Our review guitar came in a pearl white finish, but slate blue and champagne finishes are also available. The bolt-on neck is built around a 25" scale length with a 12" radius ebony fingerboard. The neck profile is a medium C that leans a little toward the slim side. Tuners are a locking type that feel both smooth and efficient, and the bridge is a chopped-Tele-style affair with three compensated saddles and through-body stringing.
Quirky shapes and features aside, Harmony’s claim to fame is, for many players, the great-sounding single-coil gold-foil pickups many models were fitted with, which were manufactured in the late ’50s and ’60s by Rowe Industries for DeArmond. While the Silhouette’s pickups look like gold-foils, they are actually more versatile mini-humbuckers. I’m a little surprised that they dispensed with the archetypal “S” or “diamond-top” covers that distinguished the originals visually, but these still look sharp. Controls are a simple master volume and tone, rather than the original’s 4-control set. But the guitar is fitted with stylish cupcake knobs, an orange-drop tone capacitor under the hood, plus an easy-action toggle selector. Each new Harmony solidbody guitar also comes in a high-quality Mono Vertigo gig bag, which is a nice bonus given that it would set you back almost $250 by itself.

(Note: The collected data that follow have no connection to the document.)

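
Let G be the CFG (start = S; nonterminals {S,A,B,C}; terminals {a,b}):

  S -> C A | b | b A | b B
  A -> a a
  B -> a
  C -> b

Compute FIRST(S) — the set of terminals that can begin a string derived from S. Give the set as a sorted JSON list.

FIRST sets, iterate to fixpoint:
round 1:
  A via A→a a: +{a}
  B via B→a: +{a}
  C via C→b: +{b}
  S via S→C A: +{b}
  FIRST[S]={b}  FIRST[A]={a}  FIRST[B]={a}  FIRST[C]={b}
round 2: done
  FIRST[S]={b}  FIRST[A]={a}  FIRST[B]={a}  FIRST[C]={b}

FIRST(S) = ["b"]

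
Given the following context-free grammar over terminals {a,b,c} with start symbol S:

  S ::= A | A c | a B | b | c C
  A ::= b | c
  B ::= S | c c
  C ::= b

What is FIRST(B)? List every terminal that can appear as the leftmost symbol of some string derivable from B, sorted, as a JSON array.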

The Silhouette is comfortable and easy to play. And while I prefer chunkier necks, this medium-C profile is certainly easy on the hand. The shape of the guitar and the relative position of the neck/body joint make it a little neck-heavy on the lap, and you sometimes feel the neck start to dive when you remove your fretting hand. Oddly, though, it feels more balanced hanging from a strap, and it’s a confident player regardless, in either position.

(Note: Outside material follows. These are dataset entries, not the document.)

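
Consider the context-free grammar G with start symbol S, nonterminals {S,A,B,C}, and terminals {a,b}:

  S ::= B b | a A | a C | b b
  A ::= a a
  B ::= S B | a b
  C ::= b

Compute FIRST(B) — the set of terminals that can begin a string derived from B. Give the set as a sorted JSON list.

FIRST iteration:
round 1:
  A via A→a a: +{a}
  B via B→a b: +{a}
  C via C→b: +{b}
  S via S→B b: +{a}
  S via S→b b: +{b}
  FIRST(S)={a,b}  FIRST(A)={a}  FIRST(B)={a}  FIRST(C)={b}
round 2:
  B via B→S B: +{b}
  FIRST(S)={a,b}  FIRST(A)={a}  FIRST(B)={a,b}  FIRST(C)={b}
round 3: — fixpoint
  FIRST(S)={a,b}  FIRST(A)={a}  FIRST(B)={a,b}  FIRST(C)={b}

FIRST(B) = ["a", "b"]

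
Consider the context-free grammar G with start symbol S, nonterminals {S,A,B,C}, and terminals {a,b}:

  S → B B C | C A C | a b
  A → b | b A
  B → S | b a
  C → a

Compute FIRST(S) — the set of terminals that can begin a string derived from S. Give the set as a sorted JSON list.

FIRST iteration:
pass 1:
  A via A→b: +{b}
  B via B→b a: +{b}
  C via C→a: +{a}
  S via S→B B C: +{b}
  S via S→C A C: +{a}
  FIRST[S]={a,b}  FIRST[A]={b}  FIRST[B]={b}  FIRST[C]={a}
pass 2:
  B via B→S: +{a}
  FIRST[S]={a,b}  FIRST[A]={b}  FIRST[B]={a,b}  FIRST[C]={a}
pass 3: (stable)
  FIRST[S]={a,b}  FIRST[A]={b}  FIRST[B]={a,b}  FIRST[C]={a}

FIRST(S) = ["a", "b"]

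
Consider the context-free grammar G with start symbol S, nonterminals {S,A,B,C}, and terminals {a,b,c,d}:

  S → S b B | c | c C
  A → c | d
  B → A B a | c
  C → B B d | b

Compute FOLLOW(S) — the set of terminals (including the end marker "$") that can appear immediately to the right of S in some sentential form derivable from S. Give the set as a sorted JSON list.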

I tested the Harmony Silhouette through a Friedman Small Box head with a 2x12 cabinet and a tweed Deluxe-style 1x12 combo, and I was immediately impressed by how well this guitar accomplished its mission—which is to say, it plays like a well-built modern guitar but still delivers a lot of the of lo-fi-meets-hi-fi personality that gold-foil-equipped originals delivered by the bucket load. It’s easy to tap into the gnarly, raw, garage-rock sounds that mini humbuckers are excellent for. But it also has the added refinement of hum-cancelling performance and a little extra sweetness and musicality, thanks to the more resonant qualities that come via well-executed construction.
While the mini humbuckers shine in many musical situations, the Silhouette excels at edgy indie-rock, punk-tinged blues, and classic rock—just the way gold-foils would. You also hear and feel a cool blend of cutting top-end attack and compression in single notes and chords that’s quite like vintage gold-foils. Given what a good set of gold-foil reproductions with period-correct rubber magnet construction can cost, the substitution of mini humbuckers is an effective and cost-conscious move that certainly helps keep the guitar affordable. But they also mean you don’t sacrifice the rowdy vintage personality you probably want from a Harmony. The modern Harmony struck a nice balance and compromise here.
Ultimately, the Harmony Silhouette is a clever, broadly appealing homage to a funky pawn-shop favorite that ends up much more versatile than its inspiration. Some players might wish for a little more of the original Silhouette’s quirkiness: the club-like neck, the gold foil aesthetic, funky switches, extra knobs, and a less Fender-y pickguard. But it’s hard to argue with this new offering’s marriage of personality, playability, versatility, and, when you want it, capabilities for punk savagery.